Hu Shih had a lengthy discussion on what and what does not count as an “allusion” in “Some modest proposals for the reform of literature.” It’s very interesting to see how he actually had a difficult time defining the proper use of “allusions”.
How are Hu Shih’s writings received in Taiwan nowadays compared to China? Are his essays and poems still taught in schools in Taiwan, and not in the mainland? What about in Hong Kong?
The time in which these late Qing and early Republican gurus’ writings were widely read has probably passed. In today’s Taiwan, only a few of Hu Shih’s essays are listed as required readings for the middle school students. According to my knowledge, only “The biography of Mr. Almost” (差不多先生傳) is listed as a required reading in the textbook. The short biographical essay, “Mother’s Instruction” (母親的教誨), is occasionally mentioned by the teachers. While one may say that Hu Shih’s writings are limited to pedagogical purposes in today’s Taiwan, the political implication of Hu Shih's words seems to be rediscovered in Hong Kong nowadays.
I came to Hong Kong to take up a teaching position in August 2019, during which the protest against the extradition bill had just reached a new climax. When I walked into the campus of the City University of Hong Kong, where I teach right now, I noticed that there is a black marble plaque installed on the ground at the main academic building. The words on the plaque read “Better to die with a voice than to live in silence” (寧鳴而死, 不默而生). This sentence can also be seen quoted or mentioned on social media in Hong Kong at the time. This sentence actually derives from Hu Shih’s essay under the same title, “Better to die with a voice than to live in silence” which was published on the Free China Journal (自由中國) in 1955, a journal that seeks to promote the value of free speech and liberal democracy as a political system.

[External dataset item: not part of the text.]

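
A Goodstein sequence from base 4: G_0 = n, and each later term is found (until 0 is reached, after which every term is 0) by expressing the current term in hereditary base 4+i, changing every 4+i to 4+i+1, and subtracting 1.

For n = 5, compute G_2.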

It’s interesting to see that the political momentum of Hu Shih’s words was rediscovered in a different social and historical context. Some say that the meaning of “May Fourth” is always “political” and “contemporary” since the studies of this movement often contain the possibility of referring to the political reality in the contemporary era. Perhaps there is some truth in it.
Nevertheless, as the political situation in Hong Kong continues to develop, which shows no sign of stop even among the current COVID-19 crisis, I think there is a good chance for us to see a revived interest in some of Hu Shih’s writings—particularly those concern with politics.